As British Airways prepared for privatisation, a new corporate look was adopted in 1984, developed by Landor Associates. Referred to as the Speedwing, the red flash on the lower dark blue part of the fuselage bore a slight resemblance to the original 1930s design. The current Speedmarque ribbon bears a resemblance to the original Speedbird, but is simpler in design, being similar to the Landor Associates Speedwing.
"Speedbird" continues to be used by British Airways as the ICAO callsign for its main international services. On its domestic services, it uses the callsign "Shuttle".

Hatton Cross tube station, which opened in 1975, features Speedbird tile artwork on its platform pillars, and has retained them from the station's opening to the present day.

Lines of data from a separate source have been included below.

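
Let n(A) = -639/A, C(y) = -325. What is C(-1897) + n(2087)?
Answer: -678914/2087 ≈ -325.31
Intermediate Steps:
C(-1897) + n(2087) = -325 - 639/2087 = -678914/2087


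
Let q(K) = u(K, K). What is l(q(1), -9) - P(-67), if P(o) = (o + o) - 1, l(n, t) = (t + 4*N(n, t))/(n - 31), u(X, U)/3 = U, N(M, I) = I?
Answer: 3825/28 ≈ 136.61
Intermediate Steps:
u(X, U) = 3*U
q(K) = 3*K
l(n, t) = 5*t/(-31 + n) (l(n, t) = (t + 4*t)/(n - 31) = (5*t)/(-31 + n) = 5*t/(-31 + n))
P(o) = -1 + 2*o (P(o) = 2*o - 1 = -1 + 2*o)
l(q(1), -9) - P(-67) = 5*(-9)/(-31 + 3*1) - (-1 + 2*(-67)) = 5*(-9)/(-31 + 3) - (-1 - 134) = 5*(-9)/(-28) - 1*(-135) = 5*(-9)*(-1/28) + 135 = 45/28 + 135 = 3825/28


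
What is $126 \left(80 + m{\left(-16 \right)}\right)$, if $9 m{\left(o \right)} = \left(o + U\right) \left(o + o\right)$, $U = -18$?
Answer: $25312$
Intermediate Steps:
$m{\left(o \right)} = \frac{2 o \left(-18 + o\right)}{9}$ ($m{\left(o \right)} = \frac{\left(o - 18\right) \left(o + o\right)}{9} = \frac{\left(-18 + o\right) 2 o}{9} = \frac{2 o \left(-18 + o\right)}{9}$)
$126 \left(80 + m{\left(-16 \right)}\right) = 126 \left(80 + \frac{2}{9} \left(-16\right) \left(-18 - 16\right)\right) = 126 \left(80 + \frac{2}{9} \left(-16\right) \left(-34\right)\right) = 126 \left(80 + \frac{1088}{9}\right) = 126 \cdot \frac{1808}{9} = 25312$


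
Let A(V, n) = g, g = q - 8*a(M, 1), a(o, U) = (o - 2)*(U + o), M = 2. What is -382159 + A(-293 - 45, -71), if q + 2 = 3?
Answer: -382158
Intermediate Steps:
q = 1 (q = -2 + 3 = 1)
a(o, U) = (-2 + o)*(U + o)
g = 1 (g = 1 - 8*(2² - 2*1 - 2*2 + 1*2) = 1 - 8*(4 - 2 - 4 + 2) = 1 - 8*0 = 1 + 0 = 1)
A(V, n) = 1
-382159 + A(-293 - 45, -71) = -382159 + 1 = -382158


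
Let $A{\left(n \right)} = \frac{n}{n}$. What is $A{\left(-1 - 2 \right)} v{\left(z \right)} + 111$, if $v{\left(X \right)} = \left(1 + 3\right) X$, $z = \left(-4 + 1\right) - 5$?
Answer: $79$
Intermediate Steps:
$A{\left(n \right)} = 1$
$z = -8$ ($z = -3 - 5 = -8$)
$v{\left(X \right)} = 4 X$
$A{\left(-1 - 2 \right)} v{\left(z \right)} + 111 = 1 \cdot 4 \left(-8\right) + 111 = 1 \left(-32\right) + 111 = -32 + 111 = 79$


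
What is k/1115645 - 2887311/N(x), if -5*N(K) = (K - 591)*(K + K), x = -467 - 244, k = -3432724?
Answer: 464313054739/98359725780 ≈ 4.7206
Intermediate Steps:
x = -711
N(K) = -2*K*(-591 + K)/5 (N(K) = -(K - 591)*(K + K)/5 = -(-591 + K)*2*K/5 = -2*K*(-591 + K)/5)
k/1115645 - 2887311/N(x) = -3432724/1115645 - 2887311*(-5/(1422*(591 - 1*(-711)))) = -3432724*1/1115645 - 2887311*(-5/(1422*(591 + 711))) = -3432724/1115645 - 2887311/((⅖)*(-711)*1302) = -3432724/1115645 - 2887311/(-1851444/5) = -3432724/1115645 - 2887311*(-5/1851444) = -3432724/1115645 + 687455/88164 = 464313054739/98359725780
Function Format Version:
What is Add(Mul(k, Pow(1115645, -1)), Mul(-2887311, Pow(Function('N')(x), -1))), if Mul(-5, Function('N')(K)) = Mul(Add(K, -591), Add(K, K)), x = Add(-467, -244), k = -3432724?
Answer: Rational(464313054739, 98359725780) ≈ 4.7206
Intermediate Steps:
x = -711
Function('N')(K) = Mul(Rational(-2, 5), K, Add(-591, K)) (Function('N')(K) = Mul(Rational(-1, 5), Mul(Add(K, -591), Add(K, K))) = Mul(Rational(-1, 5), Mul(Add(-591, K), Mul(2, K))) = Mul(Rational(-1, 5), Mul(2, K, Add(-591, K))) = Mul(Rational(-2, 5), K, Add(-591, K)))
Add(Mul(k, Pow(1115645, -1)), Mul(-2887311, Pow(Function('N')(x), -1))) = Add(Mul(-3432724, Pow(1115645, -1)), Mul(-2887311, Pow(Mul(Rational(2, 5), -711, Add(591, Mul(-1, -711))), -1))) = Add(Mul(-3432724, Rational(1, 1115645)), Mul(-2887311, Pow(Mul(Rational(2, 5), -711, Add(591, 711)), -1))) = Add(Rational(-3432724, 1115645), Mul(-2887311, Pow(Mul(Rational(2, 5), -711, 1302), -1))) = Add(Rational(-3432724, 1115645), Mul(-2887311, Pow(Rational(-1851444, 5), -1))) = Add(Rational(-3432724, 1115645), Mul(-2887311, Rational(-5, 1851444))) = Add(Rational(-3432724, 1115645), Rational(687455, 88164)) = Rational(464313054739, 98359725780)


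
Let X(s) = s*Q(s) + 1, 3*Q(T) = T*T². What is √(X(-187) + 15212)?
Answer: 10*√36686298/3 ≈ 20190.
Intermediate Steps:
Q(T) = T³/3 (Q(T) = (T*T²)/3 = T³/3)
X(s) = 1 + s⁴/3 (X(s) = s*(s³/3) + 1 = s⁴/3 + 1 = 1 + s⁴/3)
√(X(-187) + 15212) = √((1 + (⅓)*(-187)⁴) + 15212) = √((1 + (⅓)*1222830961) + 15212) = √((1 + 1222830961/3) + 15212) = √(1222830964/3 + 15212) = √(1222876600/3) = 10*√36686298/3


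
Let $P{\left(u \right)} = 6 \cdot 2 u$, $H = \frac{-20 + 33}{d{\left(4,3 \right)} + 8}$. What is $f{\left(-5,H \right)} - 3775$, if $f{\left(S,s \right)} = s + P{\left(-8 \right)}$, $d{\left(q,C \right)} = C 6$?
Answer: $- \frac{7741}{2} \approx -3870.5$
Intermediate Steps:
$d{\left(q,C \right)} = 6 C$
$H = \frac{1}{2}$ ($H = \frac{-20 + 33}{6 \cdot 3 + 8} = \frac{13}{18 + 8} = \frac{13}{26} = 13 \cdot \frac{1}{26} = \frac{1}{2} \approx 0.5$)
$P{\left(u \right)} = 12 u$
$f{\left(S,s \right)} = -96 + s$ ($f{\left(S,s \right)} = s + 12 \left(-8\right) = s - 96 = -96 + s$)
$f{\left(-5,H \right)} - 3775 = \left(-96 + \frac{1}{2}\right) - 3775 = - \frac{191}{2} - 3775 = - \frac{7741}{2}$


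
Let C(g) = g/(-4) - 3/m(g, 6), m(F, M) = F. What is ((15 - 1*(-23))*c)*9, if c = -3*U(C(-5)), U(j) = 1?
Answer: -1026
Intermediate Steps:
C(g) = -3/g - g/4 (C(g) = g/(-4) - 3/g = g*(-1/4) - 3/g = -g/4 - 3/g = -3/g - g/4)
c = -3 (c = -3*1 = -3)
((15 - 1*(-23))*c)*9 = ((15 - 1*(-23))*(-3))*9 = ((15 + 23)*(-3))*9 = (38*(-3))*9 = -114*9 = -1026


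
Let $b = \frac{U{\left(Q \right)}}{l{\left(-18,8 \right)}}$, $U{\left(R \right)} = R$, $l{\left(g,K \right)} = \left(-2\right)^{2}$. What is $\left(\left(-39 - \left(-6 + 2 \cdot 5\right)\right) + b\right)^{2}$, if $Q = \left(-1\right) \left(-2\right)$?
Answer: $\frac{7225}{4} \approx 1806.3$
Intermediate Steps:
$l{\left(g,K \right)} = 4$
$Q = 2$
$b = \frac{1}{2}$ ($b = \frac{2}{4} = 2 \cdot \frac{1}{4} = \frac{1}{2} \approx 0.5$)
$\left(\left(-39 - \left(-6 + 2 \cdot 5\right)\right) + b\right)^{2} = \left(\left(-39 - \left(-6 + 2 \cdot 5\right)\right) + \frac{1}{2}\right)^{2} = \left(\left(-39 - \left(-6 + 10\right)\right) + \frac{1}{2}\right)^{2} = \left(\left(-39 - 4\right) + \frac{1}{2}\right)^{2} = \left(-43 + \frac{1}{2}\right)^{2} = \left(- \frac{85}{2}\right)^{2} = \frac{7225}{4}$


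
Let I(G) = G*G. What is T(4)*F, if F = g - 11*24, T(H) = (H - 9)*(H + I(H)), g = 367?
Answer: -10300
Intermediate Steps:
I(G) = G²
T(H) = (-9 + H)*(H + H²) (T(H) = (H - 9)*(H + H²) = (-9 + H)*(H + H²))
F = 103 (F = 367 - 11*24 = 367 - 264 = 103)
T(4)*F = (4*(-9 + 4² - 8*4))*103 = (4*(-9 + 16 - 32))*103 = (4*(-25))*103 = -100*103 = -10300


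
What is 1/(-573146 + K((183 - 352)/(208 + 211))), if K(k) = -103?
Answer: -1/573249 ≈ -1.7444e-6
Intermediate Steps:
1/(-573146 + K((183 - 352)/(208 + 211))) = 1/(-573146 - 103) = 1/(-573249) = -1/573249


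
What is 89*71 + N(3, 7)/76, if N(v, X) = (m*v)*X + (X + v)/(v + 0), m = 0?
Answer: 720371/114 ≈ 6319.0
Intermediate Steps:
N(v, X) = (X + v)/v (N(v, X) = (0*v)*X + (X + v)/(v + 0) = 0*X + (X + v)/v = 0 + (X + v)/v = (X + v)/v)
89*71 + N(3, 7)/76 = 89*71 + ((7 + 3)/3)/76 = 6319 + ((⅓)*10)*(1/76) = 6319 + (10/3)*(1/76) = 6319 + 5/114 = 720371/114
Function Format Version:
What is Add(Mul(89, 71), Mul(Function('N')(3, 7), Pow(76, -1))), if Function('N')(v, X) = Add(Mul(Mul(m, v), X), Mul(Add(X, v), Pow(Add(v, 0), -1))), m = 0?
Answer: Rational(720371, 114) ≈ 6319.0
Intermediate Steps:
Function('N')(v, X) = Mul(Pow(v, -1), Add(X, v)) (Function('N')(v, X) = Add(Mul(Mul(0, v), X), Mul(Add(X, v), Pow(Add(v, 0), -1))) = Add(Mul(0, X), Mul(Add(X, v), Pow(v, -1))) = Add(0, Mul(Pow(v, -1), Add(X, v))) = Mul(Pow(v, -1), Add(X, v)))
Add(Mul(89, 71), Mul(Function('N')(3, 7), Pow(76, -1))) = Add(Mul(89, 71), Mul(Mul(Pow(3, -1), Add(7, 3)), Pow(76, -1))) = Add(6319, Mul(Mul(Rational(1, 3), 10), Rational(1, 76))) = Add(6319, Mul(Rational(10, 3), Rational(1, 76))) = Add(6319, Rational(5, 114)) = Rational(720371, 114)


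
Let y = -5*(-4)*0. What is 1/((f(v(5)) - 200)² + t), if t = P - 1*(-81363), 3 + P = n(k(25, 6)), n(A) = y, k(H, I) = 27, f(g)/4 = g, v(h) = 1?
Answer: 1/119776 ≈ 8.3489e-6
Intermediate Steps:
f(g) = 4*g
y = 0 (y = 20*0 = 0)
n(A) = 0
P = -3 (P = -3 + 0 = -3)
t = 81360 (t = -3 - 1*(-81363) = -3 + 81363 = 81360)
1/((f(v(5)) - 200)² + t) = 1/((4*1 - 200)² + 81360) = 1/((4 - 200)² + 81360) = 1/((-196)² + 81360) = 1/(38416 + 81360) = 1/119776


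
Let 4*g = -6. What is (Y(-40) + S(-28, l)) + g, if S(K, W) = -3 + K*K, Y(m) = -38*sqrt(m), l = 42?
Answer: 1559/2 - 76*I*sqrt(10) ≈ 779.5 - 240.33*I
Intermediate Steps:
g = -3/2 (g = (1/4)*(-6) = -3/2 ≈ -1.5000)
S(K, W) = -3 + K**2
(Y(-40) + S(-28, l)) + g = (-76*I*sqrt(10) + (-3 + (-28)**2)) - 3/2 = (-76*I*sqrt(10) + (-3 + 784)) - 3/2 = (-76*I*sqrt(10) + 781) - 3/2 = (781 - 76*I*sqrt(10)) - 3/2 = 1559/2 - 76*I*sqrt(10)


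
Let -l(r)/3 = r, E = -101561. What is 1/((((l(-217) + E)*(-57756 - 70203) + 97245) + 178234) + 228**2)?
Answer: 1/12912670153 ≈ 7.7443e-11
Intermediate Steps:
l(r) = -3*r
1/((((l(-217) + E)*(-57756 - 70203) + 97245) + 178234) + 228**2) = 1/((((-3*(-217) - 101561)*(-57756 - 70203) + 97245) + 178234) + 228**2) = 1/((((651 - 101561)*(-127959) + 97245) + 178234) + 51984) = 1/(((-100910*(-127959) + 97245) + 178234) + 51984) = 1/(((12912342690 + 97245) + 178234) + 51984) = 1/((12912439935 + 178234) + 51984) = 1/(12912618169 + 51984) = 1/12912670153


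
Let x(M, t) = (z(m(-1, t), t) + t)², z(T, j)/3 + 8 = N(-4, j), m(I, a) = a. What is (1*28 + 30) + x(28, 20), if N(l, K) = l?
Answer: 314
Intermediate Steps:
z(T, j) = -36 (z(T, j) = -24 + 3*(-4) = -24 - 12 = -36)
x(M, t) = (-36 + t)²
(1*28 + 30) + x(28, 20) = (1*28 + 30) + (-36 + 20)² = (28 + 30) + (-16)² = 58 + 256 = 314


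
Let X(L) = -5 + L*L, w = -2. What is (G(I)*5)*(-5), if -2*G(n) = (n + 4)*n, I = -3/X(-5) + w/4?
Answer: -871/32 ≈ -27.219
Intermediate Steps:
X(L) = -5 + L**2
I = -13/20 (I = -3/(-5 + (-5)**2) - 2/4 = -3/(-5 + 25) - 2*1/4 = -3/20 - 1/2 = -13/20 ≈ -0.65000)
G(n) = -n*(4 + n)/2 (G(n) = -(n + 4)*n/2 = -(4 + n)*n/2 = -n*(4 + n)/2)
(G(I)*5)*(-5) = (-1/2*(-13/20)*(4 - 13/20)*5)*(-5) = (-1/2*(-13/20)*67/20*5)*(-5) = ((871/800)*5)*(-5) = (871/160)*(-5) = -871/32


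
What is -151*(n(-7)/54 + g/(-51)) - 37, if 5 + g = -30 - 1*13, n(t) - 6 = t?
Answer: -161863/918 ≈ -176.32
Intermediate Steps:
n(t) = 6 + t
g = -48 (g = -5 + (-30 - 1*13) = -5 + (-30 - 13) = -5 - 43 = -48)
-151*(n(-7)/54 + g/(-51)) - 37 = -151*((6 - 7)/54 - 48/(-51)) - 37 = -151*(-1*1/54 - 48*(-1/51)) - 37 = -151*(-1/54 + 16/17) - 37 = -151*847/918 - 37 = -127897/918 - 37 = -161863/918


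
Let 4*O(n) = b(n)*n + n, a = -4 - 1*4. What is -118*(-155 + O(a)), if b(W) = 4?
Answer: 19470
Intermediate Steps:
a = -8 (a = -4 - 4 = -8)
O(n) = 5*n/4 (O(n) = (4*n + n)/4 = (5*n)/4 = 5*n/4)
-118*(-155 + O(a)) = -118*(-155 + (5/4)*(-8)) = -118*(-155 - 10) = -118*(-165) = 19470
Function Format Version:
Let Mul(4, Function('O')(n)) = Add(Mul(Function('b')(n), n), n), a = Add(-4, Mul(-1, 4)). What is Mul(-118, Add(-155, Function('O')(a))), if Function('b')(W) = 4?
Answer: 19470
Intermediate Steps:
a = -8 (a = Add(-4, -4) = -8)
Function('O')(n) = Mul(Rational(5, 4), n) (Function('O')(n) = Mul(Rational(1, 4), Add(Mul(4, n), n)) = Mul(Rational(1, 4), Mul(5, n)) = Mul(Rational(5, 4), n))
Mul(-118, Add(-155, Function('O')(a))) = Mul(-118, Add(-155, Mul(Rational(5, 4), -8))) = Mul(-118, Add(-155, -10)) = Mul(-118, -165) = 19470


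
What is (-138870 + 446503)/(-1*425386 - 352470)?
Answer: -307633/777856 ≈ -0.39549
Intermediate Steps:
(-138870 + 446503)/(-1*425386 - 352470) = 307633/(-425386 - 352470) = 307633/(-777856) = 307633*(-1/777856) = -307633/777856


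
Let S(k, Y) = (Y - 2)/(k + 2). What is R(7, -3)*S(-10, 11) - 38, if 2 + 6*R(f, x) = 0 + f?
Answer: -623/16 ≈ -38.938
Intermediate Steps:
R(f, x) = -1/3 + f/6 (R(f, x) = -1/3 + (0 + f)/6 = -1/3 + f/6)
S(k, Y) = (-2 + Y)/(2 + k)
R(7, -3)*S(-10, 11) - 38 = (-1/3 + (1/6)*7)*((-2 + 11)/(2 - 10)) - 38 = (-1/3 + 7/6)*(9/(-8)) - 38 = 5*(-1/8*9)/6 - 38 = (5/6)*(-9/8) - 38 = -15/16 - 38 = -623/16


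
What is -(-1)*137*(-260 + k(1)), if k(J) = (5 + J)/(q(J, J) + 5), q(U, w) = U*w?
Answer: -35483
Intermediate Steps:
k(J) = (5 + J)/(5 + J**2) (k(J) = (5 + J)/(J*J + 5) = (5 + J)/(J**2 + 5) = (5 + J)/(5 + J**2))
-(-1)*137*(-260 + k(1)) = -(-1)*137*(-260 + (5 + 1)/(5 + 1**2)) = -(-1)*137*(-260 + 6/(5 + 1)) = -(-1)*137*(-260 + 6/6) = -(-1)*137*(-260 + (1/6)*6) = -(-1)*137*(-260 + 1) = -(-1)*137*(-259) = -(-1)*(-35483) = -1*35483 = -35483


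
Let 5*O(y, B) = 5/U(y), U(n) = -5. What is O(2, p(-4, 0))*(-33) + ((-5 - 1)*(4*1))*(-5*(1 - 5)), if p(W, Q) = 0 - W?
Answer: -2367/5 ≈ -473.40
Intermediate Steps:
p(W, Q) = -W
O(y, B) = -⅕ (O(y, B) = (5/(-5))/5 = (5*(-⅕))/5 = (⅕)*(-1) = -⅕)
O(2, p(-4, 0))*(-33) + ((-5 - 1)*(4*1))*(-5*(1 - 5)) = -⅕*(-33) + ((-5 - 1)*(4*1))*(-5*(1 - 5)) = 33/5 + (-6*4)*(-5*(-4)) = 33/5 - 24*20 = 33/5 - 480 = -2367/5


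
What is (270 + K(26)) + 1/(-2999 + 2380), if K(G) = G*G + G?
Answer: 601667/619 ≈ 972.00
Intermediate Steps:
K(G) = G + G**2 (K(G) = G**2 + G = G + G**2)
(270 + K(26)) + 1/(-2999 + 2380) = (270 + 26*(1 + 26)) + 1/(-2999 + 2380) = (270 + 26*27) + 1/(-619) = (270 + 702) - 1/619 = 972 - 1/619 = 601667/619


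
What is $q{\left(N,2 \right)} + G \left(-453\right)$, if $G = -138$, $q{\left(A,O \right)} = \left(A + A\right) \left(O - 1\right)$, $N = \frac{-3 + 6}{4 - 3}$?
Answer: $62520$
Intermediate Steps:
$N = 3$ ($N = \frac{3}{1} = 3 \cdot 1 = 3$)
$q{\left(A,O \right)} = 2 A \left(-1 + O\right)$
$q{\left(N,2 \right)} + G \left(-453\right) = 2 \cdot 3 \left(-1 + 2\right) - -62514 = 2 \cdot 3 \cdot 1 + 62514 = 6 + 62514 = 62520$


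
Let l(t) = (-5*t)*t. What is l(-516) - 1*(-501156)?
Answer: -830124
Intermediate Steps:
l(t) = -5*t²
l(-516) - 1*(-501156) = -5*(-516)² - 1*(-501156) = -5*266256 + 501156 = -1331280 + 501156 = -830124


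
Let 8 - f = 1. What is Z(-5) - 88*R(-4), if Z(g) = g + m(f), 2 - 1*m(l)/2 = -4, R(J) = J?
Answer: 359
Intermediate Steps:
f = 7 (f = 8 - 1*1 = 8 - 1 = 7)
m(l) = 12 (m(l) = 4 - 2*(-4) = 4 + 8 = 12)
Z(g) = 12 + g (Z(g) = g + 12 = 12 + g)
Z(-5) - 88*R(-4) = (12 - 5) - 88*(-4) = 7 + 352 = 359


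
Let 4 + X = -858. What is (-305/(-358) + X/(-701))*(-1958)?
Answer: -511430579/125479 ≈ -4075.8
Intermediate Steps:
X = -862 (X = -4 - 858 = -862)
(-305/(-358) + X/(-701))*(-1958) = (-305/(-358) - 862/(-701))*(-1958) = (-305*(-1/358) - 862*(-1/701))*(-1958) = (305/358 + 862/701)*(-1958) = (522401/250958)*(-1958) = -511430579/125479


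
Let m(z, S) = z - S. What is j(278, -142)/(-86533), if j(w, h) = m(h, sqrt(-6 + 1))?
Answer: 142/86533 + I*sqrt(5)/86533 ≈ 0.001641 + 2.5841e-5*I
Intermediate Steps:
j(w, h) = h - I*sqrt(5) (j(w, h) = h - sqrt(-6 + 1) = h - sqrt(-5) = h - I*sqrt(5))
j(278, -142)/(-86533) = (-142 - I*sqrt(5))/(-86533) = (-142 - I*sqrt(5))*(-1/86533) = 142/86533 + I*sqrt(5)/86533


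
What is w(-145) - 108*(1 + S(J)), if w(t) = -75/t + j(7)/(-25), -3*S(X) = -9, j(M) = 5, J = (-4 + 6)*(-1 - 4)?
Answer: -62594/145 ≈ -431.68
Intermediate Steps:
J = -10 (J = 2*(-5) = -10)
S(X) = 3 (S(X) = -⅓*(-9) = 3)
w(t) = -⅕ - 75/t (w(t) = -75/t + 5/(-25) = -75/t + 5*(-1/25) = -75/t - ⅕ = -⅕ - 75/t)
w(-145) - 108*(1 + S(J)) = (⅕)*(-375 - 1*(-145))/(-145) - 108*(1 + 3) = (⅕)*(-1/145)*(-375 + 145) - 108*4 = (⅕)*(-1/145)*(-230) - 1*432 = 46/145 - 432 = -62594/145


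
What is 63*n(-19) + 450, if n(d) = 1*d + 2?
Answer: -621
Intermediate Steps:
n(d) = 2 + d (n(d) = d + 2 = 2 + d)
63*n(-19) + 450 = 63*(2 - 19) + 450 = 63*(-17) + 450 = -1071 + 450 = -621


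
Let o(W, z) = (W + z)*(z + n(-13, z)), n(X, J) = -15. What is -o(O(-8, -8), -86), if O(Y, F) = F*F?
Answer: -2222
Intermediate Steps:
O(Y, F) = F²
o(W, z) = (-15 + z)*(W + z) (o(W, z) = (W + z)*(z - 15) = (W + z)*(-15 + z) = (-15 + z)*(W + z))
-o(O(-8, -8), -86) = -((-86)² - 15*(-8)² - 15*(-86) + (-8)²*(-86)) = -(7396 - 15*64 + 1290 + 64*(-86)) = -(7396 - 960 + 1290 - 5504) = -1*2222 = -2222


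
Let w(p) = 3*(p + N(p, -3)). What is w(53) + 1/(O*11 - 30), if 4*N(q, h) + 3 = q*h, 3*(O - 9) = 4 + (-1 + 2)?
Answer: 4914/131 ≈ 37.511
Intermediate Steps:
O = 32/3 (O = 9 + (4 + (-1 + 2))/3 = 9 + (4 + 1)/3 = 9 + (1/3)*5 = 9 + 5/3 = 32/3 ≈ 10.667)
N(q, h) = -3/4 + h*q/4 (N(q, h) = -3/4 + (q*h)/4 = -3/4 + (h*q)/4 = -3/4 + h*q/4)
w(p) = -9/4 + 3*p/4 (w(p) = 3*(p + (-3/4 + (1/4)*(-3)*p)) = 3*(p + (-3/4 - 3*p/4)) = 3*(-3/4 + p/4) = -9/4 + 3*p/4)
w(53) + 1/(O*11 - 30) = (-9/4 + (3/4)*53) + 1/((32/3)*11 - 30) = (-9/4 + 159/4) + 1/(352/3 - 30) = 75/2 + 1/(262/3) = 75/2 + 3/262 = 4914/131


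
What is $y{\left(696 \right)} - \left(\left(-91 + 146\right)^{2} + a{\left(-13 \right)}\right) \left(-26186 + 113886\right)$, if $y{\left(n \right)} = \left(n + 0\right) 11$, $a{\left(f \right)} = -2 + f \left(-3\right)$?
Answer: $-268529744$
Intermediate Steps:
$a{\left(f \right)} = -2 - 3 f$
$y{\left(n \right)} = 11 n$ ($y{\left(n \right)} = n 11 = 11 n$)
$y{\left(696 \right)} - \left(\left(-91 + 146\right)^{2} + a{\left(-13 \right)}\right) \left(-26186 + 113886\right) = 11 \cdot 696 - \left(\left(-91 + 146\right)^{2} - -37\right) \left(-26186 + 113886\right) = 7656 - \left(55^{2} + \left(-2 + 39\right)\right) 87700 = 7656 - \left(3025 + 37\right) 87700 = 7656 - 3062 \cdot 87700 = 7656 - 268537400 = -268529744$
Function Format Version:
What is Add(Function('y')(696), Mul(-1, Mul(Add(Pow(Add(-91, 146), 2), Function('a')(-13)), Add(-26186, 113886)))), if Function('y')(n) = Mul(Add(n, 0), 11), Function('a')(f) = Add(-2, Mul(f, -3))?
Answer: -268529744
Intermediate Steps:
Function('a')(f) = Add(-2, Mul(-3, f))
Function('y')(n) = Mul(11, n) (Function('y')(n) = Mul(n, 11) = Mul(11, n))
Add(Function('y')(696), Mul(-1, Mul(Add(Pow(Add(-91, 146), 2), Function('a')(-13)), Add(-26186, 113886)))) = Add(Mul(11, 696), Mul(-1, Mul(Add(Pow(Add(-91, 146), 2), Add(-2, Mul(-3, -13))), Add(-26186, 113886)))) = Add(7656, Mul(-1, Mul(Add(Pow(55, 2), Add(-2, 39)), 87700))) = Add(7656, Mul(-1, Mul(Add(3025, 37), 87700))) = Add(7656, Mul(-1, Mul(3062, 87700))) = Add(7656, Mul(-1, 268537400)) = Add(7656, -268537400) = -268529744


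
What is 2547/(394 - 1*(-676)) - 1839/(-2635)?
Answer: 347163/112778 ≈ 3.0783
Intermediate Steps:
2547/(394 - 1*(-676)) - 1839/(-2635) = 2547/(394 + 676) - 1839*(-1/2635) = 2547/1070 + 1839/2635 = 347163/112778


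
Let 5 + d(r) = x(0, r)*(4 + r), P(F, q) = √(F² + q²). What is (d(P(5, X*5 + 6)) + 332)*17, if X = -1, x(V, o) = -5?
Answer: 5219 - 85*√26 ≈ 4785.6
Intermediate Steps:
d(r) = -25 - 5*r (d(r) = -5 - 5*(4 + r) = -5 + (-20 - 5*r) = -25 - 5*r)
(d(P(5, X*5 + 6)) + 332)*17 = ((-25 - 5*√(5² + (-1*5 + 6)²)) + 332)*17 = ((-25 - 5*√(25 + (-5 + 6)²)) + 332)*17 = ((-25 - 5*√(25 + 1²)) + 332)*17 = ((-25 - 5*√(25 + 1)) + 332)*17 = ((-25 - 5*√26) + 332)*17 = (307 - 5*√26)*17 = 5219 - 85*√26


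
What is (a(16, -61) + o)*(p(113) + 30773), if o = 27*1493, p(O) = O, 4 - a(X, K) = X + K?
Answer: 1246558960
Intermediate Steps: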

In 2019, the Speedbird emblem returned to use by British Airways with the unveiling of their BOAC-liveried Boeing 747-400 to celebrate 100 years of BA and its predecessors.

==Design significance==

Edward McKnight Kauffer's 1917 poster for the Daily Herald

Theyre Lee-Elliott was a graphic artist and painter working in London in the 1930s.

Lee-Elliott was influenced by Vorticism, particularly the work of Edward McKnight Kauffer. The logo echoes Kauffer's angular bird forms in his 1918 poster for the Daily Herald.

Other notable works by Lee-Elliott include posters for the London Underground and the Airmail logo. Many of his paintings and original artworks are in the collection of the Victoria and Albert Museum.

==Other Speedbirds==
A somewhat different Speedbird logo was designed for Piedmont Airlines in 1948.

Speedbird House was an office block at Heathrow Airport. It was originally the headquarters of BOAC and, until the company moved, of British Airways.

Speedbird Way is a road near the Colnbrook Bypass, close to Heathrow Airport. It leads to the British Airways Headquarters 'Waterside'.

Speedbird is also the name of one of the British Airways Sailing Club yachts.

The Malliga MAL 04 Speedbird was a 2010s Austrian experimental high-speed monoplane.